When a number of people live in the one household there are going to be times when you wonder just how you're going to make it all fit. Too many people, too many places, too little time. You know the deal.
Late the other night the chief recipe tester and I had a protracted planning meeting trying to work out the logistics of the following day. It required the strategic thinking needed to plan D-Day. The morning we could handle. The afternoon was somewhat more challenging.
After a morning at work: me at the kitchen, he at the usual office venue, I had a meeting scheduled. This was a professional-type meeting to which I needed to bring my A game. My kitchen attire (and accompanying foody-pong) were to be left at home.
I raced home for the world's fastest shower and change. During the meeting the three junior recipe testers would require collection. Because I had completed the deposit of juniors in their requisite locations, I had the car.
The chief recipe tester had ridden his bike to the bus stop and taken the bus to work. He had arranged some leave so he could collect the juniors. He did, however, refuse to dink them home on his bike, and requested the car.
I then had to catch the bus to my meeting. No problem. I drove my clean and sweet-smelling self back to the bus stop. On the way, I hit a bird. Clearly it did not look before crossing. It flew into the front bumper of the car, and made an awful noise. Now, I know it was worse for the bird than for me, but all I could think was, "I do not have time to clean bird out of the front grill" and "What will the chief say when he finds that??"
I ran to the bus stop, jumped on the bus and phoned the chief recipe tester to tell him where the car was parked. He was in a taxi trying to ensure he was back in time for the juniors. I didn't mention the bird. In fact, he's just reading that bit. Right now.
Because I had a further work engagement immediately following my meeting I had to plan how to get from the meeting back home to collect props and then head to my evening engagement. I had to call in the big guns.

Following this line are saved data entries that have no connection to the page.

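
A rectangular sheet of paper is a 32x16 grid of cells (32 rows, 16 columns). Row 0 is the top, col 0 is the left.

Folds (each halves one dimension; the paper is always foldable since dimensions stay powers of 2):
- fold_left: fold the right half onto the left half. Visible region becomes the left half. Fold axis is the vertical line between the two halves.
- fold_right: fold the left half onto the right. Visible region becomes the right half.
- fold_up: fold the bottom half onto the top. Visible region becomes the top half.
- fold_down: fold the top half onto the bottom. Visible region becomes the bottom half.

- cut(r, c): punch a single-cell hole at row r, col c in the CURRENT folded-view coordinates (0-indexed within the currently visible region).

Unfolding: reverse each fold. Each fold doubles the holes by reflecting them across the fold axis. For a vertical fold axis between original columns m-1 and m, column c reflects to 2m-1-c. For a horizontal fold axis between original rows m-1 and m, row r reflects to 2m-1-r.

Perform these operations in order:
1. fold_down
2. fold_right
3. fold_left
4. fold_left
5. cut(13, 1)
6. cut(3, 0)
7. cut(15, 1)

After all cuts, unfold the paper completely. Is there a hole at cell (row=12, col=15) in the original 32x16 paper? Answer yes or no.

Op 1 fold_down: fold axis h@16; visible region now rows[16,32) x cols[0,16) = 16x16
Op 2 fold_right: fold axis v@8; visible region now rows[16,32) x cols[8,16) = 16x8
Op 3 fold_left: fold axis v@12; visible region now rows[16,32) x cols[8,12) = 16x4
Op 4 fold_left: fold axis v@10; visible region now rows[16,32) x cols[8,10) = 16x2
Op 5 cut(13, 1): punch at orig (29,9); cuts so far [(29, 9)]; region rows[16,32) x cols[8,10) = 16x2
Op 6 cut(3, 0): punch at orig (19,8); cuts so far [(19, 8), (29, 9)]; region rows[16,32) x cols[8,10) = 16x2
Op 7 cut(15, 1): punch at orig (31,9); cuts so far [(19, 8), (29, 9), (31, 9)]; region rows[16,32) x cols[8,10) = 16x2
Unfold 1 (reflect across v@10): 6 holes -> [(19, 8), (19, 11), (29, 9), (29, 10), (31, 9), (31, 10)]
Unfold 2 (reflect across v@12): 12 holes -> [(19, 8), (19, 11), (19, 12), (19, 15), (29, 9), (29, 10), (29, 13), (29, 14), (31, 9), (31, 10), (31, 13), (31, 14)]
Unfold 3 (reflect across v@8): 24 holes -> [(19, 0), (19, 3), (19, 4), (19, 7), (19, 8), (19, 11), (19, 12), (19, 15), (29, 1), (29, 2), (29, 5), (29, 6), (29, 9), (29, 10), (29, 13), (29, 14), (31, 1), (31, 2), (31, 5), (31, 6), (31, 9), (31, 10), (31, 13), (31, 14)]
Unfold 4 (reflect across h@16): 48 holes -> [(0, 1), (0, 2), (0, 5), (0, 6), (0, 9), (0, 10), (0, 13), (0, 14), (2, 1), (2, 2), (2, 5), (2, 6), (2, 9), (2, 10), (2, 13), (2, 14), (12, 0), (12, 3), (12, 4), (12, 7), (12, 8), (12, 11), (12, 12), (12, 15), (19, 0), (19, 3), (19, 4), (19, 7), (19, 8), (19, 11), (19, 12), (19, 15), (29, 1), (29, 2), (29, 5), (29, 6), (29, 9), (29, 10), (29, 13), (29, 14), (31, 1), (31, 2), (31, 5), (31, 6), (31, 9), (31, 10), (31, 13), (31, 14)]
Holes: [(0, 1), (0, 2), (0, 5), (0, 6), (0, 9), (0, 10), (0, 13), (0, 14), (2, 1), (2, 2), (2, 5), (2, 6), (2, 9), (2, 10), (2, 13), (2, 14), (12, 0), (12, 3), (12, 4), (12, 7), (12, 8), (12, 11), (12, 12), (12, 15), (19, 0), (19, 3), (19, 4), (19, 7), (19, 8), (19, 11), (19, 12), (19, 15), (29, 1), (29, 2), (29, 5), (29, 6), (29, 9), (29, 10), (29, 13), (29, 14), (31, 1), (31, 2), (31, 5), (31, 6), (31, 9), (31, 10), (31, 13), (31, 14)]

Answer: yes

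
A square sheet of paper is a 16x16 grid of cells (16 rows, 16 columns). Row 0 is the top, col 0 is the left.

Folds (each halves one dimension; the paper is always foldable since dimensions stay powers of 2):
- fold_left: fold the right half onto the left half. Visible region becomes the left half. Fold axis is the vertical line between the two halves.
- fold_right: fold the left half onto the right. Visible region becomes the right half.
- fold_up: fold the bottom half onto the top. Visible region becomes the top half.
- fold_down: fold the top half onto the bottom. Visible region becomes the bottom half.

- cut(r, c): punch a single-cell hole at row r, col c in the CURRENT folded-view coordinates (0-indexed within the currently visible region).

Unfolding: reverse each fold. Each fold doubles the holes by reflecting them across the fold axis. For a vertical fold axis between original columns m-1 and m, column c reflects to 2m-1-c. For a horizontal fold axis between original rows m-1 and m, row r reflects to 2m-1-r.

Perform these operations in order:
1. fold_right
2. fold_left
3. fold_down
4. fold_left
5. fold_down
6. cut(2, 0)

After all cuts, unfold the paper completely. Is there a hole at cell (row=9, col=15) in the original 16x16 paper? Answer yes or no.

Answer: yes

Derivation:
Op 1 fold_right: fold axis v@8; visible region now rows[0,16) x cols[8,16) = 16x8
Op 2 fold_left: fold axis v@12; visible region now rows[0,16) x cols[8,12) = 16x4
Op 3 fold_down: fold axis h@8; visible region now rows[8,16) x cols[8,12) = 8x4
Op 4 fold_left: fold axis v@10; visible region now rows[8,16) x cols[8,10) = 8x2
Op 5 fold_down: fold axis h@12; visible region now rows[12,16) x cols[8,10) = 4x2
Op 6 cut(2, 0): punch at orig (14,8); cuts so far [(14, 8)]; region rows[12,16) x cols[8,10) = 4x2
Unfold 1 (reflect across h@12): 2 holes -> [(9, 8), (14, 8)]
Unfold 2 (reflect across v@10): 4 holes -> [(9, 8), (9, 11), (14, 8), (14, 11)]
Unfold 3 (reflect across h@8): 8 holes -> [(1, 8), (1, 11), (6, 8), (6, 11), (9, 8), (9, 11), (14, 8), (14, 11)]
Unfold 4 (reflect across v@12): 16 holes -> [(1, 8), (1, 11), (1, 12), (1, 15), (6, 8), (6, 11), (6, 12), (6, 15), (9, 8), (9, 11), (9, 12), (9, 15), (14, 8), (14, 11), (14, 12), (14, 15)]
Unfold 5 (reflect across v@8): 32 holes -> [(1, 0), (1, 3), (1, 4), (1, 7), (1, 8), (1, 11), (1, 12), (1, 15), (6, 0), (6, 3), (6, 4), (6, 7), (6, 8), (6, 11), (6, 12), (6, 15), (9, 0), (9, 3), (9, 4), (9, 7), (9, 8), (9, 11), (9, 12), (9, 15), (14, 0), (14, 3), (14, 4), (14, 7), (14, 8), (14, 11), (14, 12), (14, 15)]
Holes: [(1, 0), (1, 3), (1, 4), (1, 7), (1, 8), (1, 11), (1, 12), (1, 15), (6, 0), (6, 3), (6, 4), (6, 7), (6, 8), (6, 11), (6, 12), (6, 15), (9, 0), (9, 3), (9, 4), (9, 7), (9, 8), (9, 11), (9, 12), (9, 15), (14, 0), (14, 3), (14, 4), (14, 7), (14, 8), (14, 11), (14, 12), (14, 15)]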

I needed the grand matron recipe tester, recipe source and culinary trainer. I call her Mum.
In order to communicate to Mum where I needed to be collected I thought I could efficiently and electronically send her the meeting details. Somewhat startlingly for the person I was meeting, I effectively invited my mother to a business meeting. That sorted, I waited on the appointed street for my lift.
My mother is a stickler for the rules. To be fair, the sign on the street did read "No Stopping". So she didn't. I opened the car door and inserted one leg. I then had to hop along the road a few steps while the rest of me got into the car. I was so grateful for her assistance I thought better of commenting.
There are some, a disproportionate number are aged under 8 years, who wake up in the morning "full of beans". Then there are those of us who wake up realising they only have one bean. And someone has taken a bite out of it.